Old Girl Sophie Hamer has the building blocks for success.
Sophie, who attended QMC from 2000 to 2006, had strong family links to the College.
“My Grandmother and her sister are both old girls and I remember looking through her historic books on QMC as a very young girl and feeling quite enamoured by the old photographs showing the community of inspiring young women clustered around the tower.”
A Lochleven supporter, Sophie was involved in a number of activities across the arts and sports at school, from debating and chorale to tennis and sports academy and was a joint recipient of the award for Best All-Rounder in Year 13 and joint Dux.
“QMC has a great sense of community which always invited a range of voices, supported individual thinking, and celebrated overlaps or differences in knowledge and skills,” Sophie says.
“I always felt valued, and I always had a sense of being able to give anything a go in that environment – which isn’t so much a lesson, but an attitude I try to carry with me now.’
Sophie had a lot of potential careers in mind while at school but decided to study architecture just a few weeks before starting university.
She went to the School of Architecture at Victoria University of Wellington and completed a Bachelor of Architectural Studies, and then a Master of Architecture (Professional) with Distinction.
“As part of my studies I also threw in a Creative Writing course at the International Institute of Modern Letters and some French papers, and spent some time at the Ecole Speciale d’Architecture in Paris.”

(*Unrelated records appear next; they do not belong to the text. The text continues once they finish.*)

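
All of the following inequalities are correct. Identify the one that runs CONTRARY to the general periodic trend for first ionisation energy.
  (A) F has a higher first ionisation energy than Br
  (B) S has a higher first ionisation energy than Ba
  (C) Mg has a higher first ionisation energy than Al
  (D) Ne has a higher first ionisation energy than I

The general trend: first ionisation energy increases across a period and decreases down a group.
(A) F (period 2, group 17) vs Br (period 4, group 17): the stated order agrees with the simple trend.
(B) S (period 3, group 16) vs Ba (period 6, group 2): the stated order agrees with the simple trend.
(C) Mg (period 3, group 2) vs Al (period 3, group 13): the stated order contradicts the simple trend.
(D) Ne (period 2, group 18) vs I (period 5, group 17): the stated order agrees with the simple trend.
The exception is (C): Al's single 3p electron is easier to remove than one from Mg's filled 3s².

(C)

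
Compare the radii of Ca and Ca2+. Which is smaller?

Ca2+

Forming Ca2+ removes 2 electrons from Ca. Fewer electrons for the same nuclear charge means less shielding and a higher Z_eff on the remaining electrons, and for main-group metals the entire outer shell is lost.
A cation is smaller than its parent atom: Ca2+ < Ca.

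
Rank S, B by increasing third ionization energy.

S, B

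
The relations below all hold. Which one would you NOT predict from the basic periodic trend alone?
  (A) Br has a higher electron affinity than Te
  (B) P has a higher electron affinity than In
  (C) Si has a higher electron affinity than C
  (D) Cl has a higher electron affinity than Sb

(C)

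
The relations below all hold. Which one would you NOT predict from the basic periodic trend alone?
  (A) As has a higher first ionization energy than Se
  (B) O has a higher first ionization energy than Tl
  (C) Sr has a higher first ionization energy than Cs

The general trend: first ionization energy increases across a period and decreases down a group.
(A) As (period 4, group 15) vs Se (period 4, group 16): the stated order contradicts the simple trend.
(B) O (period 2, group 16) vs Tl (period 6, group 13): the stated order agrees with the simple trend.
(C) Sr (period 5, group 2) vs Cs (period 6, group 1): the stated order agrees with the simple trend.
The exception is (A): Se (4p⁴) ionizes more easily than half-filled As (4p³).

(A)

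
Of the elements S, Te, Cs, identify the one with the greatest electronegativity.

S is in period 3, group 16; Te is in period 5, group 16; Cs is in period 6, group 1.
EN rises left→right (higher Z_eff, smaller atoms) and falls top→bottom (larger, more shielded atoms).
Neither a single period nor a single group — weigh both effects.
Te > Cs: both effects reinforce here, so Te is clearly the higher of the two.
S > Te: they share group 16; the group trend gives S the larger value.
For reference (Pauling): S 2.58, Te 2.10, Cs 0.79.
The greatest electronegativity among these belongs to S.

S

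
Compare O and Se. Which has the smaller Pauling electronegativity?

O is in period 2, group 16; Se is in period 4, group 16.
Electronegativity increases across a period and decreases down a group, tracking effective nuclear charge and atomic size.
All are in group 16, so electronegativity increases up the group.
So Se has the smaller Pauling electronegativity (Se < O).

Se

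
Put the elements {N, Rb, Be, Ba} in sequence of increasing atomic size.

N < Be < Ba < Rb

Be is in period 2, group 2; N is in period 2, group 15; Rb is in period 5, group 1; Ba is in period 6, group 2.
Atomic radius shrinks across a period as nuclear charge pulls the same shell inward, and grows down a group as new shells are added.
Neither a single period nor a single group — weigh both effects.
Be > N: Be lies to the left of N in period 2, so the across-period effect alone puts Be larger.
Ba > Be: they share group 2; the group trend gives Ba the larger value.
Rb > Ba: period and group pull opposite ways; the across-period shift dominates (210 vs 196 pm).
Tabulated atomic radius (pm): Be 102, N 71, Rb 210, Ba 196.
So from smallest to largest: N < Be < Ba < Rb.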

In the first year after completing her Masters degree, Sophie worked full time at the university teaching across a range of courses in the architecture school, from the technical side of architecture to the design and research aspects.
She also had the opportunity as a Teaching Fellow to write, direct and deliver a course about Design Communication to about 50 students – an experience that really cemented her interest in architectural education.

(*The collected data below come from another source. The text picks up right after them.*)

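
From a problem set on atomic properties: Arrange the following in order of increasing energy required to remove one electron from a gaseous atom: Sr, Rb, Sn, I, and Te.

Rb < Sr < Sn < Te < I

Rb is in period 5, group 1; Sr is in period 5, group 2; Sn is in period 5, group 14; Te is in period 5, group 16; I is in period 5, group 17.
Across a period the outer electron is held more tightly (higher IE₁); down a group it sits in a higher shell, more shielded, and comes off more easily.
All lie in period 5, so first ionization energy increases left to right.
So from lowest to highest: Rb < Sr < Sn < Te < I.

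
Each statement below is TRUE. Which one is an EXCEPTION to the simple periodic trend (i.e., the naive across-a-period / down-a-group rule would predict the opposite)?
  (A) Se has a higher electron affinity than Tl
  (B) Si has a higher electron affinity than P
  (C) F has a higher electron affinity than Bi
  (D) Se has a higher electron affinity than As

(B)

The general trend: electron affinity increases across a period and decreases down a group.
(A) Se (period 4, group 16) vs Tl (period 6, group 13): the stated order agrees with the simple trend.
(B) Si (period 3, group 14) vs P (period 3, group 15): the stated order contradicts the simple trend.
(C) F (period 2, group 17) vs Bi (period 6, group 15): the stated order agrees with the simple trend.
(D) Se (period 4, group 16) vs As (period 4, group 15): the stated order agrees with the simple trend.
The exception is (B): adding an electron to P's half-filled 3p³ is unfavourable, so Si (3p²) has the more exothermic EA.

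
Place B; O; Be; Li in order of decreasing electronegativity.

O > B > Be > Li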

She started her professional career as a graduate at a small, practice in Wellington and was exposed to many parts of the building process.
“Architecturally, seeing my first building built was always going to be a milestone,” Sophie says.

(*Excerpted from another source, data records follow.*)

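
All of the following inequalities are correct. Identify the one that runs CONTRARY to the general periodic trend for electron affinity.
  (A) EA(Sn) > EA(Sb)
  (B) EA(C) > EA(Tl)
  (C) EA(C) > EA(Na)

The general trend: electron affinity increases across a period and decreases down a group.
(A) Sn (period 5, group 14) vs Sb (period 5, group 15): the stated order contradicts the simple trend.
(B) C (period 2, group 14) vs Tl (period 6, group 13): the stated order agrees with the simple trend.
(C) C (period 2, group 14) vs Na (period 3, group 1): the stated order agrees with the simple trend.
The exception is (A): adding an electron to Sb's half-filled 5p³ is unfavourable, so Sn has the more exothermic EA.

(A)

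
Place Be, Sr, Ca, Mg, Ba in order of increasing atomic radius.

Be, Mg, Ca, Sr, Ba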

“Every time you see what you have drawn, detailed and worried about take shape in reality is a rush.”
Sophie now lives in Auckland working at Fearon Hay Architects as a design team leader and is involved in a range of exciting projects – residential, multi-residential, heritage, commercial – from the excitement of concept, working with consultants and clients, right through to achieving compliance with building code and getting on site.
“I am still an architectural graduate and can’t call myself an architect until I undertake the registration process, which involves a written case study of projects so you can demonstrate your range of experience, and a 3 hour conversation with a panel,” Sophie says.
“That’s the next goal.”
Alongside this, Sophie is a Professional Teaching Fellow at the University of Auckland, where she leads a third year architecture design studio paper.
“I also run a website for aspiring architects called PORTICO which provides information about studying architecture, what the possible career pathways are, and gives an inside glimpse into what happens at architecture school and in practice,” Sophie explains.
“It’s intended as a support and resource for high school and university students which is basically a compendium of my knowledge and thoughts from studying, teaching and now practising.”
Sophie’s advice for students would be to pay attention to what makes you feel most like yourself – and pursue it relentlessly.
“But also identify your weaknesses, and try to be aware of how your weaknesses interplay with your strengths.”
“Things are changing fast in the professional world, and you’ll be well placed if you can think entrepreneurially and make opportunities for yourself.”